Crítica sobre o filme "Bruxas, As":

Eron Duarte Fagundes
Bruxas, As Por Eron Duarte Fagundes
| Data: 15/01/2013

A glória dos “filmes em episódios” na Itália se deu mesmo nos anos 50 e 60, com alguns repiques nos anos 70; e não somente nas comédias populares mas ainda em produções mais empenhadas que, pelo teor dos nomes envolvidos, criavam uma certa aura de seriedade artística. (Sabe-se que esta ascendência das narrativas em episódios desceu da Itália diretamente para as pornochanchadas brasileiras, que ligeira e brejeiramente se utilizavam desta estrutura aparentemente mais fácil).

As bruxas (Le streghe; 1967) não é uma comédia popular. É um divertimento cinematográfico que propõe um empenho inteligente.

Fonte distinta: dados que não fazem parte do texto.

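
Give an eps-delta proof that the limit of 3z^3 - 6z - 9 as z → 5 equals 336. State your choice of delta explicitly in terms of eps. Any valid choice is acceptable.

delta = min(1, eps/267)

Suppose eps > 0. We want delta > 0 such that 0 < |z − 5| < delta implies |(3z^3 - 6z - 9) − 336| < eps.
(3z^3 - 6z - 9) − 336 = 3z^3 - 6z - 345 = (z − 5)(3z^2 + 15z + 69).
So |(3z^3 - 6z - 9) − 336| = |z − 5|·|3z^2 + 15z + 69|.
Assume first that |z − 5| < 1, so |z| < 6. Then |3z^2 + 15z + 69| ≤ 3·6^2 + 15·6 + 69 = 267.
Hence |(3z^3 - 6z - 9) − 336| ≤ 267|z − 5| < eps provided |z − 5| < eps/267.
Choosing delta = min(1, eps/267) ensures both conditions, hence |(3z^3 - 6z - 9) − 336| < eps.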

Produzido pelo italiano Dino de Laurentis para o brilho de sua esposa e musa Silvana Mangano, uma atriz que nunca deixa de deslumbrar diante do espaço cinematográfico, As bruxas oferece a alguns cineastas italianos do primeiro time a oportunidade de fazer brilhar seu estilo de cinema. Talvez o que melhor aproveite este instante de brilho seja o diretor do episódio de abertura, Luchino Visconti, que filma A bruxa queimada viva (La strega bruciata viva). A “signora” Mangano/De Laurentis desliza maravilhosamente em algumas imagens sinuosamente sombrias que Visconti põe, com seu refinamento soberbo, em seu filme; ela interpreta uma estrela de cinema que se esconde por algum tempo numa mansão remota de uma amiga, esta mansão se situa em Kitzbühel, na Alta Baviera, Alemanha; a amiga de Glória, a personagem de Silvana, é Valeria, uma burguesa casada interpretada pela francesa Annie Girardot, já vista antes sob Visconti no fundamental Rocco e seus irmãos (1960); os assombros estilísticos de Visconti e a riqueza da química feminina-interpretativa de Silvana e Annie fazem de A bruxa queimada viva (o título é uma ironia medieval e gótica bem viscontiana) o ponto alto de produção, por larga margem. Há ainda a aparição de um jovem Helmut Berger, como um atendente de hotel; Helmut foi um fetiche sexual e cinematográfico de Visconti. Há uma cena maravilhosamente hedonista com o ator: ele fita um retrato da diva Silvana e nas bordas do retrato se refletem pedaços de imagens de Helmut; assim, num único lance, Visconti serve a seu produtor, embevecendo-se com a imagem de Silvana, e a si mesmo, deliciando-se com as projeções físicas de Helmut. Há neste filme algo de A doce vida (1960), do italiano Federico Fellini, com o olhar perverso para o culto das estrelas da sociedade, até um helicóptero (como aquele do início do filme de Fellini) surge no final de A bruxa queimada viva, que segue a linha de sofisticação humana de O leopardo (1963) e Vagas estrelas da ursa (1965) e antecipa certas sombras nazistas de Os deuses malditos (1969), o mais germânico dos trabalhos do realizador peninsular.

Senso cívico (Senso civico), de Mauro Bolognini, traz Alberto Sordi no papel dum homem ferido no trânsito e que Silvana socorre em seu carro. É trêfego e agitado. A terra vista da lua (La terra vista dalla luna), de Pier Paolo Pasolini, apresenta os habituais tipos italianos de interior de Pasolini, e traz Totó, um astro popular de comédias da época, ao lado do símbolo fílmico e erótico de Pasolini, o estranho e característico Nineto Davoli. A siciliana (La siciliana), de Franco Rossi, hoje desconhecido, são puras asperezas da Sicília. Uma noite como as outras (Una sera como le altre), de Vittorio De Sica, é um De Sica de fato estranho (rodado em inglês) e com Clint Eastwood, uma virilidade de faroeste no cinema outrora delicado (pense-se em Umberto D, 1951) de De Sica. No fundo, o mais autêntico e verdadeiro é o episódio de Visconti.